William Flora (fl. 1775–1820) was a free-born African American from Virginia who served as a soldier on the Patriot side in the American Revolutionary War. He fought under Colonel William Woodford in the Battle of Great Bridge in December 1775, where he is widely acknowledged as the hero of the battle. A sentry at the bridge reported he was the last to cross as the British advanced. As he retreated from his post, under heavy fire from the British line, he ripped up a plank from the bridge. This made the British crossing, under fire from the colonials, impossible. As a result, the British were forced to withdraw to their ships. The only casualty on the American side survived to speak very highly of Flora and his courage.

Before the war Flora owned a prosperous livery stable. After the war, with the purchase and sale of property, he grew his business into a tidy fortune.

==Early life==
William Flora was born, date unknown, in Portsmouth, Virginia Colony, of British North America, in the British Empire, to a free-born, African American family.

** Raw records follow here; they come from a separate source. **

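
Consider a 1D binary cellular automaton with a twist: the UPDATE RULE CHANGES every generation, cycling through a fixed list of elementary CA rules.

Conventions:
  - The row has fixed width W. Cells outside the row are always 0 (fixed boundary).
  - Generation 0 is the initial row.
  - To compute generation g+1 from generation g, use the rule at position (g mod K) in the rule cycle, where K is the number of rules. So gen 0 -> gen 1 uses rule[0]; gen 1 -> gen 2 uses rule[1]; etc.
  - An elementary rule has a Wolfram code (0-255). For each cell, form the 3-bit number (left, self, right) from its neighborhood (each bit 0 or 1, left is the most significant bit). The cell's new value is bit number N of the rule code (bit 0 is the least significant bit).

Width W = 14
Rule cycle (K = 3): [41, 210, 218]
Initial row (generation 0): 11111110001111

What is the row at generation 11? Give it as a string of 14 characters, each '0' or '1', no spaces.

Answer: 01100101000110

Derivation:
Gen 0: 11111110001111
Gen 1 (rule 41): 10000000101000
Gen 2 (rule 210): 01000001000100
Gen 3 (rule 218): 10100010101010
Gen 4 (rule 41): 01001001010100
Gen 5 (rule 210): 10110110000010
Gen 6 (rule 218): 00110111000101
Gen 7 (rule 41): 10101100010010
Gen 8 (rule 210): 00000110101101
Gen 9 (rule 218): 00001110001100
Gen 10 (rule 41): 11101000101001
Gen 11 (rule 210): 01100101000110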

== American Revolutionary War ==
During the American Revolutionary War, William Flora fought under Colonel William Woodford in the Virginia State Forces at the Battle of Great Bridge in December 1775, where he is widely acknowledged as the Patriot hero of the battle. Flora provided his own musket, which points to the likelihood that he had already garnered the respect of his white neighbors as free blacks were not able to bear arms or enlist in the military at the time. At the Battle of Great Bridge, a sentry at the bridge reported he was the last to cross, as the British advanced. As Flora retreated from his post under heavy fire from the British line, he ripped up a plank from the bridge. This made the British crossing under fire from the Patriots impossible. As a result, the British were forced to withdraw to their ships. The only casualty, a soldier with a wounded thumb, on the American side survived, to speak very highly of William Flora and his courage. His acts of courage earned him public commendation in the Virginia Gazette.

According to Continental Army muster and pay rolls, William Flora, in November 1776, served under "Captain William Grymes's company of the 15th Virginia Regiment", which participated in the 1777 Battles of Brandywine and Germantown and the 1778 Battle of Monmouth. While with his fellow soldiers in South Carolina, Flora avoided being captured by the British, in the 1780 Siege of Charleston where the majority of the regiment was captured. During the war, because the unit kept getting smaller, it was consolidated into the 11th Virginia Regiment and finally into the 5th Virginia Regiment, until the end of the war. Flora also fought in the Battle of Yorktown in 1781.

==Postwar years==
After the war, Flora became a successful businessman as a freight company owner, land speculator, and livery stable owner. Thirty years after his military service in the American Revolutionary War, he was honored with a 100-acre land warrant in what is now Southwestern Ohio. Flora was one of the first African-Americans to own land in Virginia. In 1807, after the HMS Leopard attacked the USS Chesapeake, Flora enlisted in the military again. This event was a major precursor to the War of 1812. Even though his second stint in the military was short, he served on a gunboat as a marine under Commodore Stephen Decatur. Flora was honorably discharged again from the military and lived the rest of his years in peace until his death in Portsmouth in 1820. He accumulated his earnings into a tidy fortune that was passed down to his son and eventually grandson.